Does anyone else hate online classes?
So it's the summer before my junior year. I thought it would be a good idea to get a professional teaching certificate during the summers. But I work in a lab easily 60 hours a week, so after researching accredited online programs I chose one I could (barely) afford. I've taken a couple of "fun" online courses before, but I've always hated them, despite doing well in them. I'm paying a local college MORE THAN I'd pay to take the traditional course on campus, and still I'm doing all the work on my own. I read through page after page of dense material--not even a professor's notes--before making my own outlines and PPT presentations. And don't get me started on the required "student discussions." NO ONE is actually discussing anything. People are just answering questions, and then adding a sentence or two of superficial comments (required) to other students' comments.

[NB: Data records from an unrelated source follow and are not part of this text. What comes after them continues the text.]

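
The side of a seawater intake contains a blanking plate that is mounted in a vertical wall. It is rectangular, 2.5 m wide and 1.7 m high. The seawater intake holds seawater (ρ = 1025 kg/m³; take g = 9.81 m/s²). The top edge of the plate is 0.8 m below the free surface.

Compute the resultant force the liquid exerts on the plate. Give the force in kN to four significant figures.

F ≈ 70.51 kN

γ = ρg = 1025 × 9.81 / 1000 = 10.05525 kN/m³.
The centroid lies 1.7/2 = 0.85 m below the top edge, so the centroid depth is h_c = 0.8 + 0.85 = 1.65 m.
A = 2.5 × 1.7 = 4.25 m².
Resultant F = γ·h_c·A = 10.05525 × 1.65 × 4.25 = 70.5124 kN.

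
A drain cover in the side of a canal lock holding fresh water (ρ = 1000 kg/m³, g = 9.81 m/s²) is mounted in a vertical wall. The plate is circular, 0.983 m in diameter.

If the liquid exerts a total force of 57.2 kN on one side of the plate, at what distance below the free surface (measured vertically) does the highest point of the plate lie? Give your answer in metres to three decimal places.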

Worst of all, the new push in education is about decreasing lecturing because, the experts say, students become bored and retain little. So we're supposed to be building engaging, memorable lectures getting students to discuss things vividly, and encouraging classes to learn by collaborating. And yet 99% of these classes are JUST READING an e-textbook and then completing busywork that puts me nearly to sleep. WTF? Oh, and send the professor a question by email? You're lucky if you get a reply the same week. And grading homework? There's always a rubric, but you just get back numbers--no comments or expert insight.
Does anyone else have a lot of experience with online classes but find them to be not nearly the great-leap-in-education we're always being told they are?